Sakh’arran was quiet for a moment. Outside, the forge district’s midday bell rang.
"How soon?" he asked.
"Not immediately. But the longer we wait, the more informal customs calcify into things people think are rules and the harder it becomes to replace them with actual rules." Khao’khen tapped the market regulations document. "And we need a process. Not just a code. Someone authorized to hear cases and apply the code consistently. Not you, not me, not Arka’garr. A designated function."
Sakh’arran picked up a quill and opened his planning notes. "Who do you want in the room when we start writing it?"
"The people who build things and run things," Khao’khen said. "Not primarily the people who fight things. This isn’t a war council."

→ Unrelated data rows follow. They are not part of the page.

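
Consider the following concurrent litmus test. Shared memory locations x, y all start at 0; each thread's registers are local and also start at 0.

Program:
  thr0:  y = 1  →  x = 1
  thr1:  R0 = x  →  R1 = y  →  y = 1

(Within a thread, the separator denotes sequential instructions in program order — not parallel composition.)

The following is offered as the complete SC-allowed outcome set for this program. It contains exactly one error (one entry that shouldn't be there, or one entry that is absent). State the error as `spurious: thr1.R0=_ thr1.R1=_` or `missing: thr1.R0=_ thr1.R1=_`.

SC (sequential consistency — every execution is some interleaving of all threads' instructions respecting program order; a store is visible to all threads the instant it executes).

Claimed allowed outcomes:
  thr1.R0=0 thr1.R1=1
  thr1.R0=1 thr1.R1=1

missing: thr1.R0=0 thr1.R1=0

outcome vector order: (thr1.R0,thr1.R1)
SC (3): <0 0>; <0 1>; <1 1>
SC∖claimed = {<0 0>}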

"Droktagar for construction perspective. Mekka for civilian population. Grogus for the goblin community’s interests. The market administrator, Drenn’ak." Sakh’arran wrote the names as he said them. "Tharuk. His work on the administrative notices has given him an understanding of the city’s written presence that’s worth having in the room."
"And Arka’garr," Khao’khen said.
Sakh’arran glanced up. "You just said not primarily the fighters."
"I said not primarily. Arka’garr can stand at the door and observe. The law will affect his warriors directly and he should be in the room when it’s being built, even if most of the building belongs to other hands."
Sakh’arran wrote Arka’garr’s name at the bottom of the list with a small notation beside it that Khao’khen, reading upside down, recognized as the shorthand for he will interrupt but his interruptions are worth hearing.
"How long to prepare?" Khao’khen asked.
"Three days to gather the people and the existing documents. The writing will take longer. Law takes as long as law takes." Sakh’arran capped the ink. "What do we do with Bhar’kull in the meantime?"
"He pays for what he destroyed. Assessed value from the market steward, paid in full within ten days from his wages." Khao’khen stood and went to the window. The market was visible from here, cleaned up now, Fezz back at a partially reassembled stall. "And he apologizes directly to Fezz. Not a fine, not a surcharge. He looks at the person he hurt and he speaks the words."
"Bhar’kull won’t enjoy that."
"No," Khao’khen agreed. "But Fezz deserves it more than Bhar’kull deserves to avoid it. And the market needs to see it happen." He paused. "This city runs on trust. Forty thousand people trusting that the rules they follow are the same rules everyone else follows. Bhar’kull’s question was the right question. We should have had the answer ready before he asked it."